The Small Business Administration exists to help Americans "start, build, and grow" businesses, but an analysis of more than $67 billion worth of SBA loans finds that much of the taxpayer funds went to "wealthy lifestyle" businesses such as members-only country clubs and luxury auto dealers.
Open the Books, a project of non-profit group American Transparency, found that more than 35,000 loans and loan guarantees ranging from $1 to $5 million have been granted by the SBA since 2007, and that the recipients are not your average "small businesses."
One major beneficiary of the SBA has been exclusive clubs across the country, ranging from private golf clubs to yacht clubs. $160.867 million in loans have been granted to private clubs since 2007, including $2 million to the Pequonnock Yacht Club in Connecticut, $5 million to the Horseshoe Bend Country Club in Georgia, and $3.282 million on the Frisco Gun Club in Texas.
Open the Books writes that "these country clubs built new golf courses, pools, clubhouses, banquet facilities, outdoor waterfalls, and bridges" with the loans, and that the taxpayers were the "backstop" for the risk.
The SBA also supplied $760 million in loans to companies that provide "luxury indulgences," such as $3.497 million to Lamborghini dealerships and $3.296 million to BMW Motorcycle dealerships.
$18.890 million was also granted to helicopter tour companies, such as Maverick Helicopters in Nevada, which offers VIP trips straight to the Las Vegas strip on the "newest and most advanced fleet in the world."
Amongst the most "posh" recipients identified by the study were "extreme luxury resorts for pets."
"$75.946 million of SBA loans flowed into 49 high-end, luxury pet resorts across America," writes the report. One $2.14 million loan went to the Forest Shadows Pet Resort, which notes on its website that it offers "extras such as anal gland expression."
The Open the Books report was made possible by the Federal Funding Accountability and Transparency Act of 2006, a bill cosponsored by Sen. Tom Coburn (R., Okla.) and then-Sen. Barack Obama (D., Ill.).

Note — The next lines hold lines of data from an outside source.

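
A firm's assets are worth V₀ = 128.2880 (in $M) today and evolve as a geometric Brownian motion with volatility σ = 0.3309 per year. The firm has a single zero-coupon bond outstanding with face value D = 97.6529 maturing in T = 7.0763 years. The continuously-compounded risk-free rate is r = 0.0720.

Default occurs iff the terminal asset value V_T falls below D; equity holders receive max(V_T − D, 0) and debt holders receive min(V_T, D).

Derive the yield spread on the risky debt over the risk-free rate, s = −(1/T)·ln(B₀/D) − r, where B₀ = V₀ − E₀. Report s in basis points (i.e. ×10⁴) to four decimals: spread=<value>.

spread=189.9944

d₁ = [ln(V₀/D) + (r + σ²/2)T] / (σ√T)
   = [ln(128.2880/97.6529) + (0.0720 + 0.5·0.3309²)·7.0763] / (0.3309·√7.0763)
   = [0.272858 + 0.896903] / 0.880238 = 1.328915
d₂ = d₁ − σ√T = 1.328915 − 0.880238 = 0.448678
N(d₁) = 0.908062,  N(d₂) = 0.673168,  e^(−rT) = 0.600800
E₀ = V₀·N(d₁) − D·e^(−rT)·N(d₂)
   = 128.2880·0.908062 − 97.6529·0.600800·0.673168 = 76.998810
B₀ = V₀ − E₀ = 128.2880 − 76.998810 = 51.289190
spread = −(1/T)·ln(B₀/D) − r = −(1/7.0763)·ln(51.289190/97.6529) − 0.0720 = 0.01899944
in basis points: 0.01899944 × 10⁴ = 189.9944 bp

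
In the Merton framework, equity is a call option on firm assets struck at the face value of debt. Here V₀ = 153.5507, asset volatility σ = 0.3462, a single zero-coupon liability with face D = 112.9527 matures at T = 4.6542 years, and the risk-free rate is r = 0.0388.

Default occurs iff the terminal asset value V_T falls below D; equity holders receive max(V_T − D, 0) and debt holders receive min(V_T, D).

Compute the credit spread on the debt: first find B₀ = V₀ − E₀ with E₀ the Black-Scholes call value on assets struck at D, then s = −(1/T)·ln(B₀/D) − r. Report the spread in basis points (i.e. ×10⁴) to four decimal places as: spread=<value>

spread=328.6126

d₁ = [ln(V₀/D) + (r + σ²/2)T] / (σ√T)
   = [ln(153.5507/112.9527) + (0.0388 + 0.5·0.3462²)·4.6542] / (0.3462·√4.6542)
   = [0.307062 + 0.459496] / 0.746878 = 1.026350
d₂ = d₁ − σ√T = 1.026350 − 0.746878 = 0.279472
N(d₁) = 0.847637,  N(d₂) = 0.610059,  e^(−rT) = 0.834783
E₀ = V₀·N(d₁) − D·e^(−rT)·N(d₂)
   = 153.5507·0.847637 − 112.9527·0.834783·0.610059 = 72.632131
B₀ = V₀ − E₀ = 153.5507 − 72.632131 = 80.918569
spread = −(1/T)·ln(B₀/D) − r = −(1/4.6542)·ln(80.918569/112.9527) − 0.0388 = 0.03286126
in basis points: 0.03286126 × 10⁴ = 328.6126 bp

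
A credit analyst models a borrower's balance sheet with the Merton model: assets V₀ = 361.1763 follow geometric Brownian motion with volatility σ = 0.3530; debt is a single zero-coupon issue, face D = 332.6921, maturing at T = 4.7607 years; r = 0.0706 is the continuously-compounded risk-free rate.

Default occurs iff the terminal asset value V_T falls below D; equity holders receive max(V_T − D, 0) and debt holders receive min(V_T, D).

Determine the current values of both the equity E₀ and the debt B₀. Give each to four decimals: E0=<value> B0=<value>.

E0=163.5904 B0=197.5859

d₁ = [ln(V₀/D) + (r + σ²/2)T] / (σ√T)
   = [ln(361.1763/332.6921) + (0.0706 + 0.5·0.3530²)·4.7607] / (0.3530·√4.7607)
   = [0.082149 + 0.632718] / 0.770212 = 0.928144
d₂ = d₁ − σ√T = 0.928144 − 0.770212 = 0.157932
N(d₁) = 0.823334,  N(d₂) = 0.562745,  e^(−rT) = 0.714548
E₀ = V₀·N(d₁) − D·e^(−rT)·N(d₂)
   = 361.1763·0.823334 − 332.6921·0.714548·0.562745 = 163.590369
B₀ = V₀ − E₀ = 361.1763 − 163.590369 = 197.585931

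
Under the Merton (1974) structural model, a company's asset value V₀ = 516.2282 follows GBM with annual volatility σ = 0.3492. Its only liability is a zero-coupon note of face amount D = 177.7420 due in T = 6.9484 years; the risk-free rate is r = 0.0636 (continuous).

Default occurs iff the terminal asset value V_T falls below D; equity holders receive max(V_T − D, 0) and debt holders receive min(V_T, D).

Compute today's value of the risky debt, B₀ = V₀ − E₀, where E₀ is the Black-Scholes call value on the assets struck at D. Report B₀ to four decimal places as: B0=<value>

d₁ = [ln(V₀/D) + (r + σ²/2)T] / (σ√T)
   = [ln(516.2282/177.7420) + (0.0636 + 0.5·0.3492²)·6.9484] / (0.3492·√6.9484)
   = [1.066216 + 0.865564] / 0.920485 = 2.098655
d₂ = d₁ − σ√T = 2.098655 − 0.920485 = 1.178170
N(d₁) = 0.982076,  N(d₂) = 0.880636,  e^(−rT) = 0.642802
E₀ = V₀·N(d₁) − D·e^(−rT)·N(d₂)
   = 516.2282·0.982076 − 177.7420·0.642802·0.880636 = 406.360287
B₀ = V₀ − E₀ = 516.2282 − 406.360287 = 109.867913

B0=109.8679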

"I know that restoring transparency is not only the surest way to achieve results,
but also to earn back the trust in government," said Obama at the time.
Under his presidency, however, the SBA has been an agency on the rise. Obama made SBA administrator a cabinet-level position in 2012. During the past three years of his administration, the number of SBA loans awarded with value of more than $1 million have increased by more than 100 percent.
The report categorizes these million dollar loans from the taxpayers to companies that serve the "wealthy lifestyle" as a case of "Robin Hood in reverse."
They add that large loans from the SBA ruins the competitive balance between companies.
"When the SBA approves a loan, by definition, taxpayer money is used to compete against another taxpaying business," says the report. "Government loans of $1 million plus create a potentially pernicious unleveled playing."